Let's contrast that to "Midnight Mauler" which introduced the chase mechanic. Normal PCs can participate in chases, and they can have a lot of fun. The mechanic doesn't have to be adapted to characters who weren't built around running after people.

So, I went into this adventure expecting very much to like it. I've had a Wayang ninja since you needed a special boon to play one, and she's been pining to find out information about her background. It was going to take something pretty awful to get me to dislike this scenario.

I dislike this scenario.

Silver Crusade

Pathfinder Companion, Starfinder Adventure Path, Starfinder Roleplaying Game, Starfinder Society Subscriber; Pathfinder Roleplaying Game Superscriber

How is adding verbal dueling that much jarring in contrast to the normal formula of having face characters/Diplomacy rolls?

Shadow Lodge

Because it's a dumpster fire of a ruleset?

Chris Mortika wrote:
Let's contrast that to "Midnight Mauler" which introduced the chase mechanic.

The chase rules were also s#$+ on a shingle. It took two seasons to get decent chases.

Silver Crusade

Pathfinder Companion, Starfinder Adventure Path, Starfinder Roleplaying Game, Starfinder Society Subscriber; Pathfinder Roleplaying Game Superscriber

*shrugs*

I like verbal duels and chase mechanics.

Grand Lodge

Pathfinder Adventure, Rulebook Subscriber; Pathfinder Battles Case Subscriber

I like the new chases. Not the originals.

Silver Crusade

Pathfinder Adventure Path Subscriber
TriOmegaZero wrote:
I like the new chases. Not the originals.
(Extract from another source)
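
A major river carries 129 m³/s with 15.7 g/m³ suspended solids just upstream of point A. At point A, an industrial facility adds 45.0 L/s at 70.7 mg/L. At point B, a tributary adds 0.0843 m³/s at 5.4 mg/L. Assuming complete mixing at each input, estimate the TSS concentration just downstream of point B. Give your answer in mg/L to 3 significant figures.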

Which chase rules are The Original Cherry Vanilla ones and which ones are the "New Chase - Different Formula, Same Great Taste" rules?

Silver Crusade

Ran this days ago, going to play it today.
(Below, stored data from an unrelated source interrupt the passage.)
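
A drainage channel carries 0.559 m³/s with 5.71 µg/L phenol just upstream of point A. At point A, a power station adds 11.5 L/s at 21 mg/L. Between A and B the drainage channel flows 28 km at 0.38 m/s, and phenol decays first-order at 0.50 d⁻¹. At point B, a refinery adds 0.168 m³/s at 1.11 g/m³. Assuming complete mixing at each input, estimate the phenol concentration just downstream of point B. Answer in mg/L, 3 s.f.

0.469 mg/L

5.71 µg/L = 0.00571 mg/L.
11.5 L/s = 0.0115 m³/s.
After input A: C = (0.559·0.00571 + 0.0115·21) / 0.5705 = 0.4289 mg/L.
Over the 28 km reach to input B (t = 7.368e+04 s = 0.8528 d), decay gives C = 0.4289·exp(−0.50·0.8528) = 0.28 mg/L.
After input B: C = (0.5705·0.28 + 0.168·1.11) / 0.7385 = 0.4688 mg/L.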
Getting ready to run this one was unpleasant, I think I made the scenario a fun experience for my players... but frankly that was mostly me trying to be entertaining despite the scenario.

We had a couple of players with only a couple of scenarios at the table, and frankly, I was very happy, that we didn't have a player with no previous PFS experience at the table.

Grand Lodge

Pathfinder Adventure, Rulebook Subscriber; Pathfinder Battles Case Subscriber
Gorbacz wrote:
Which chase rules are The Original Cherry Vanilla ones and which ones are the "New Chase - Different Formula, Same Great Taste" rules?

The Midnight Mauler versus The Merchant's Wake.

Liberty's Edge

TriOmegaZero wrote:
Gorbacz wrote:
Which chase rules are The Original Cherry Vanilla ones and which ones are the "New Chase - Different Formula, Same Great Taste" rules?
The Midnight Mauler versus The Merchant's Wake.

Let us not forget the OG chase rules as presented in Curse of the Crimson Throne, my personal favorite.

[hipster]
I was a fan of the chase rules before they were cool.
[/hipster]

:P

Silver Crusade

Pathfinder Companion, Starfinder Adventure Path, Starfinder Roleplaying Game, Starfinder Society Subscriber; Pathfinder Roleplaying Game Superscriber
graywulfe wrote:
TriOmegaZero wrote:
Gorbacz wrote:
Which chase rules are The Original Cherry Vanilla ones and which ones are the "New Chase - Different Formula, Same Great Taste" rules?
The Midnight Mauler versus The Merchant's Wake.

Let us not forget the OG chase rules as presented in Curse of the Crimson Throne, my personal favorite.

[hipster]
I was a fan of the chase rules before they were cool.
[/hipster]

:P

The one in CotCT is the only chase scene I've gotten to play in.